Law professor John LaVelle, a member of the Santee Sioux Tribe, couldn’t attend PLSI during his pre-law school summer of 1986 because Congress had stopped appropriating funds. But in his later career as a legal academic, initially at the University of South Dakota and now at UNM, he has taught eight summers at PLSI. LaVelle recounted the adverse reaction some USD students had to his appointment as the first Indian faculty member there, and how teaching during the summers at PLSI was his lifeline during those tension-filled times. His positive experiences teaching Indian students at PLSI gave him the moral encouragement he needed to continue with his teaching. Interactions with students, other faculty and Deloria also enabled him ”to hone his own ideas about what is important in Indian law scholarship for tribal communities, particularly about cultural survival.”
Minnesota law faculty member Washburn, a member of the Chickasaw Nation, left PLSI in 1990, entering Washington University in St. Louis as the only American Indian law student. Despite this isolation, he put protest flyers in every student’s mailbox on Columbus Day and recruited 13 non-Indian students to join an Indian law society he founded. At PLSI, he said, it had been ”liberating” to be in a class with other Indians, feeling a pride he had missed growing up in Oklahoma.
A major influence at PLSI was Deloria himself, who insisted to the students that ”they were not there to learn how to be an Indian or how to be a lawyer, but how to be a law student.” Washburn recounted Deloria’s blunt directives to current and future Indian law scholars.
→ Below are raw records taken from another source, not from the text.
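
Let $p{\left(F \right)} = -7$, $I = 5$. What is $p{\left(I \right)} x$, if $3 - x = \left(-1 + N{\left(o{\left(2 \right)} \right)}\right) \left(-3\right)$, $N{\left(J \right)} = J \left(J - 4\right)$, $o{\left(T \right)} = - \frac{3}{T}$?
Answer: $- \frac{693}{4} \approx -173.25$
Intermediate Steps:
$N{\left(J \right)} = J \left(-4 + J\right)$
$x = \frac{99}{4}$ ($x = 3 - \left(-1 + - \frac{3}{2} \left(-4 - \frac{3}{2}\right)\right) \left(-3\right) = 3 - \left(-1 + \left(-3\right) \frac{1}{2} \left(-4 - \frac{3}{2}\right)\right) \left(-3\right) = 3 - \left(-1 - \frac{3 \left(-4 - \frac{3}{2}\right)}{2}\right) \left(-3\right) = 3 - \left(-1 - - \frac{33}{4}\right) \left(-3\right) = 3 - \left(-1 + \frac{33}{4}\right) \left(-3\right) = 3 - \frac{29}{4} \left(-3\right) = 3 - - \frac{87}{4} = 3 + \frac{87}{4} = \frac{99}{4} \approx 24.75$)
$p{\left(I \right)} x = \left(-7\right) \frac{99}{4} = - \frac{693}{4}$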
According to Deloria, ”You’re not doing anything important unless you’re taking on the hard questions and truths. Don’t just preach to the choir. If we’re not telling tribal leaders hard truths, our scholarship is useless.”
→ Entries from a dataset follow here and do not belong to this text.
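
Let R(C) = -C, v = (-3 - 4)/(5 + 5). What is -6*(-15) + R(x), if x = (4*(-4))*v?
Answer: 394/5 ≈ 78.800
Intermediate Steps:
v = -7/10 ≈ -0.70000
x = 56/5 (x = (4*(-4))*(-7/10) = -16*(-7/10) = 56/5 ≈ 11.200)
-6*(-15) + R(x) = -6*(-15) - 1*56/5 = 90 - 56/5 = 394/5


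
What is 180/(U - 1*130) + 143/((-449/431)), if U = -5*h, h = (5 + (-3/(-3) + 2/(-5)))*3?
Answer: -6635141/48043 ≈ -138.11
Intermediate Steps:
h = 84/5 (h = (5 + (-3*(-⅓) + 2*(-⅕)))*3 = (5 + (1 - ⅖))*3 = (5 + ⅗)*3 = (28/5)*3 = 84/5 ≈ 16.800)
U = -84 (U = -5*84/5 = -84)
180/(U - 1*130) + 143/((-449/431)) = 180/(-84 - 1*130) + 143/((-449/431)) = 180/(-84 - 130) + 143/((-449*1/431)) = 180/(-214) + 143/(-449/431) = 180*(-1/214) + 143*(-431/449) = -90/107 - 61633/449 = -6635141/48043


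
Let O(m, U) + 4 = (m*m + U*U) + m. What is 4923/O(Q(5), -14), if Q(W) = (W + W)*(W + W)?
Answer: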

Arizona State University law professor Rebecca Tsosie, Yaqui, who missed PLSI as a student in 1987 but now regularly teaches in the program, first wandered into PLSI the summer after her first year of law school when she was working for a New Mexico law firm and seeking out research materials at UNM. She was feeling isolated, as the only Indian working at the firm, and PLSI linked her up with a network of Indian practitioners, including Kevin Gover. She described how Deloria also reassured and strengthened her as an Indian scholar by understanding her goals and ideas when non-Indian academics sometimes failed to grasp them.
One current and one former faculty member from Michigan State University Law School, Matthew Fletcher, Grand Traverse, and Del Laverdure, Crow, also spoke of their connections to PLSI. Fletcher has taught in the program, pointing out to future Indian law students that they should not be intimidated by the legal giants they encounter in their general first-year classes, as these scholars lose their authority when it comes to Indian law. Laverdure, a PLSI alumnus from 1996 and now general counsel for the Crow Tribe, explained how growing up in a ”tough” Indian community, where the dominant language was Crow, he only felt comfortable at schools with sizeable communities of Indian students. PLSI fulfilled that need for him, strengthened his writing skills and ”instilled great pride in being an Indian who is going to be an Indian lawyer.”
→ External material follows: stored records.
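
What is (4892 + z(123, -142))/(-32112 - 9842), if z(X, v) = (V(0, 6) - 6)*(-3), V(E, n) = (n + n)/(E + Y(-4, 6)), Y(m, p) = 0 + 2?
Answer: -2446/20977 ≈ -0.11660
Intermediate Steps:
Y(m, p) = 2
V(E, n) = 2*n/(2 + E) (V(E, n) = (n + n)/(E + 2) = (2*n)/(2 + E) = 2*n/(2 + E))
z(X, v) = 0 (z(X, v) = (2*6/(2 + 0) - 6)*(-3) = (2*6/2 - 6)*(-3) = (2*6*(½) - 6)*(-3) = (6 - 6)*(-3) = 0*(-3) = 0)
(4892 + z(123, -142))/(-32112 - 9842) = (4892 + 0)/(-32112 - 9842) = 4892/(-41954) = 4892*(-1/41954) = -2446/20977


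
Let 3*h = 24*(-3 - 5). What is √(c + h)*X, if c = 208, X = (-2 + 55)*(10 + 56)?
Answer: 41976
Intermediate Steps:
X = 3498 (X = 53*66 = 3498)
h = -64 (h = (24*(-3 - 5))/3 = (24*(-8))/3 = (⅓)*(-192) = -64)
√(c + h)*X = √(208 - 64)*3498 = √144*3498 = 12*3498 = 41976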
Deloria is retiring as director of the American Indian Law Center this year, and will assume leadership of its board as well as a position as director of another nonprofit, the American Indian Graduate Center. PLSI graduate Gover, now a law professor at ASU and formerly assistant secretary for Indian Affairs, closed the conference by noting that the program would remain a key vehicle for bringing Indian lawyers into the profession. It has transformed the landscape of Indian law and greatly advanced the legal position of tribal communities.
Carole Goldberg is a professor of law at the University of California – Los Angeles and was a speaker at the conference.